Ao longo de 2023, a UE emitiu inúmeras declarações condenando as violações de direitos humanos na Rússia, incluindo as condenações de Navalny e Kara-Murza. Em julho, a UE instou a Rússia a retirar as acusações criminais de “descreditação” contra Orlov. Em junho e julho, o Conselho da UE anunciou sanções de direitos humanos contra indivíduos e entidades pela condenação de Kara-Murza e pela detenção de Navalny e outras violações de direitos humanos.

A UE emitiu várias declarações expressando solidariedade com a sociedade civil independente da Rússia e com aqueles que foram perseguidos por criticar a guerra da Rússia na Ucrânia. O Parlamento Europeu também adotou várias resoluções condenando o histórico de direitos humanos da Rússia.

Em fevereiro, ao delinear as prioridades da UE em fóruns de direitos humanos da ONU, o Conselho da UE condenou as violações do direito internacional dos direitos humanos e do direito internacional humanitário decorrentes da invasão em grande escala da Ucrânia pela Rússia.
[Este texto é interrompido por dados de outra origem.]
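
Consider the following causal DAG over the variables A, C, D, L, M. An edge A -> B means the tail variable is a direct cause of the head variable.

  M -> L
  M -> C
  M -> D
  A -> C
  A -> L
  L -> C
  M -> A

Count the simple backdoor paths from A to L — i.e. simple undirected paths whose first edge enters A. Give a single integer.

A backdoor path from A to L is any simple undirected path whose first edge points into A (i.e. leaves A via a parent).
Parents of A: {M}.
Enumerating:
  P1: A <- M -> L
  P2: A <- M -> C <- L
That exhausts the simple backdoor paths. Count: 2.

2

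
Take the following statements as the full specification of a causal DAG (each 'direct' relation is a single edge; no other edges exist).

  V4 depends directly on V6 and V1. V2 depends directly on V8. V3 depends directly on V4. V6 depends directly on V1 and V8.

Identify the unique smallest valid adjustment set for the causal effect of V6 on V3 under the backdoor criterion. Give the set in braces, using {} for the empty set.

{V1}

Variables eligible for adjustment (non-descendants of V6, excluding V6 and V3): {V1, V2, V8}.
Backdoor paths from V6 to V3:
  P1: V6 <- V1 -> V4 -> V3
The empty set is not sufficient: P1 (V6 <- V1 -> V4 -> V3) has no collider blocking it and no conditioned non-collider, so it is open.
Try {V1}:
  P1: blocked at fork node V1 ∈ conditioning set.
{V1} contains no descendant of V6 and blocks every backdoor path.
No other singleton works — e.g. {V8} leaves P1 open — so {V1} is the unique smallest valid adjustment set.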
Em setembro, o Tribunal Europeu de Direitos Humanos (TEDH) proferiu uma decisão no caso de Maxim Lapunov, a única vítima da perseguição “antigay” na Chechênia em 2017 que ousou buscar justiça apesar do grande risco pessoal. O tribunal constatou que Lapunov foi “detido e submetido a maus-tratos por agentes do Estado”, o que “constituiu tortura” e foi perpetrado “unicamente em razão de sua orientação sexual”.

Em julho, o TEDH decidiu a favor de um cidadão russo em um caso sobre o uso pela polícia da tecnologia de reconhecimento facial para processar manifestantes pacíficos. O tribunal concluiu que o uso de dados pessoais — incluindo tecnologia de reconhecimento facial — para identificar e posteriormente prender um manifestante constituiu uma interferência injustificada em sua vida privada. Também expressou “fortes dúvidas” sobre as disposições da lei russa de fato fornecem uma base legal apropriada para o processamento de dados biométricos.
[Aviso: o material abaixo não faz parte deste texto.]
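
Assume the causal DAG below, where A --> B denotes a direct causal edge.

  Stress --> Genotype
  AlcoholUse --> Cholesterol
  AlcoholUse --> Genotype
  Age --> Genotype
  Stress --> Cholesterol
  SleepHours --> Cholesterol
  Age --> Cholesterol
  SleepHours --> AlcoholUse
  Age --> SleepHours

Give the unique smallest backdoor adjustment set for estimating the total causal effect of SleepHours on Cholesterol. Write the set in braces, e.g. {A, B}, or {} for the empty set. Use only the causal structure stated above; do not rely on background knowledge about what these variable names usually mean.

{Age}

Variables eligible for adjustment (non-descendants of SleepHours, excluding SleepHours and Cholesterol): {Age, Stress}.
Backdoor paths from SleepHours to Cholesterol:
  P1: SleepHours <- Age -> Genotype <- Stress -> Cholesterol
  P2: SleepHours <- Age -> Genotype <- AlcoholUse -> Cholesterol
  P3: SleepHours <- Age -> Cholesterol
The empty set is not sufficient: P3 (SleepHours <- Age -> Cholesterol) has no collider blocking it and no conditioned non-collider, so it is open.
Try {Age}:
  P1: blocked at fork node Age ∈ conditioning set.
  P2: blocked at fork node Age ∈ conditioning set.
  P3: blocked at fork node Age ∈ conditioning set.
{Age} contains no descendant of SleepHours and blocks every backdoor path.
No other singleton works — e.g. {Stress} leaves P3 open — so {Age} is the unique smallest valid adjustment set.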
Em outubro, a Rússia não conseguiu ser eleita para o Conselho de Direitos Humanos da ONU durante a eleição na Assembleia Geral. A Assembleia Geral havia suspendido a adesão de Moscou ao conselho em 2022 devido à sua invasão em grande escala da Ucrânia e aos relatados de atrocidades e histórico de direitos humanos em seu próprio país.